Woman gravedigger in Kerala struggles to meet both ends

Woman gravedigger in Kerala struggles to meet both ends

 Grave-digging is considered to be a profession even the bravest man would think twice before choosing.A 54-year-old woman, however, has been digging graves in a cemetery close to a Catholic church near Kochi in Kerala for the last several decades.

The woman Baby has not only dug hundreds of graves, but also helped bereaved parishioners in laying to rest their dear departed in the pits and, after some time, removing bones from them to make way for others to find their final resting place.

Perhaps the only woman grave digger in the country, Baby has been engaged in the job at the 500-year-old church at Pallippuram for the last 37 years.

Beginning her career at 17, when most women dream of a comfortable family life, she has so far dug around 15,000 graves. Though it is one of the least opted jobs anywhere in the world, Baby considers it a social service, and a humble way of serving God, instead of merely as a means to earn a living.

On how she happened to enter a path which even men hesitate to tread, Baby said she inherited the job through a maternal uncle and her mother.

"My uncle was a grave digger at this cemetery. My mother Kunjamma had to do the same job to bring up me and my sister after my father died. I used to accompany her to the cemetery to help her and I dug the first grave when I was 17," Baby told PTI.
Just like any other teenager, Baby said she was scared when she first entered a graveyard.

"It was around 37 years ago that I first stepped into the cemetery. I had a quick glance when my mother opened a grave," she said.

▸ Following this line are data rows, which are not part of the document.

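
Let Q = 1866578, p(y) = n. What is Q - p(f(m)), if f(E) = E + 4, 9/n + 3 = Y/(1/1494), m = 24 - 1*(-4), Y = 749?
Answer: 696235460575/373001 ≈ 1.8666e+6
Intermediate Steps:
m = 28 (m = 24 + 4 = 28)
n = 3/373001 (n = 9/(-3 + 749/(1/1494)) = 9/(-3 + 749*1494) = 9/(-3 + 1119006) = 9/1119003 = 9*(1/1119003) = 3/373001 ≈ 8.0429e-6)
f(E) = 4 + E
p(y) = 3/373001
Q - p(f(m)) = 1866578 - 1*3/373001 = 1866578 - 3/373001 = 696235460575/373001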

"I was shocked to see a half decayed body and taken aback by the stench that came out of the pit. The body there was not fully decomposed and dissolved into the earth," Baby said.

"Scattered bones, tattered clothes and snakes and crawlers added to the macabre effect of the setting, as often seen in horror movies. I felt sick and ran back home without telling my mother," she recalled.

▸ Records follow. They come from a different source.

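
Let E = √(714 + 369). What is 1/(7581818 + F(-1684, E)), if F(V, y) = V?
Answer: 1/7580134 ≈ 1.3192e-7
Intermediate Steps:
E = 19*√3 (E = √1083 = 19*√3 ≈ 32.909)
1/(7581818 + F(-1684, E)) = 1/(7581818 - 1684) = 1/7580134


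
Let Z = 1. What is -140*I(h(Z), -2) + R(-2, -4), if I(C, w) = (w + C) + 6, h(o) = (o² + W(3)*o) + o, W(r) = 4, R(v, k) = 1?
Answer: -1399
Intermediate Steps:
h(o) = o² + 5*o (h(o) = (o² + 4*o) + o = o² + 5*o)
I(C, w) = 6 + C + w (I(C, w) = (C + w) + 6 = 6 + C + w)
-140*I(h(Z), -2) + R(-2, -4) = -140*(6 + 1*(5 + 1) - 2) + 1 = -140*(6 + 1*6 - 2) + 1 = -140*(6 + 6 - 2) + 1 = -140*10 + 1 = -1400 + 1 = -1399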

But, it was her first and last escape from the reality of the graveyard, with which her life has now been bound. When her mother grew old and fell ill, Baby shouldered the responsibility all by herself.

Baby digs three to four graves in a month and around 50 in a year. She is the one who decides where to lay to rest the mortal remains of the parish members, whether rich or poor.

In her career, she has seen different faces of death."I have dug graves for people who died of accidents, burns, suicides, homicides, diseases and natural causes. Angel-like children and age-old people were among those for whom I have prepared the final resting ground. Now, death has ceased to have its power to shock me," she said.
Baby got Rs 7.50 for digging the first grave. Now, she gets Rs 500 per pit.

"It is folk wisdom that all that a human being finally has is six feet of land. But it is a fact these days that it is difficult to have even this six feet of land in a cemetery all by oneself," she said.

"After some months of burial, the bones will be removed and another dead will be buried in the same pit," she said on a philosophical note.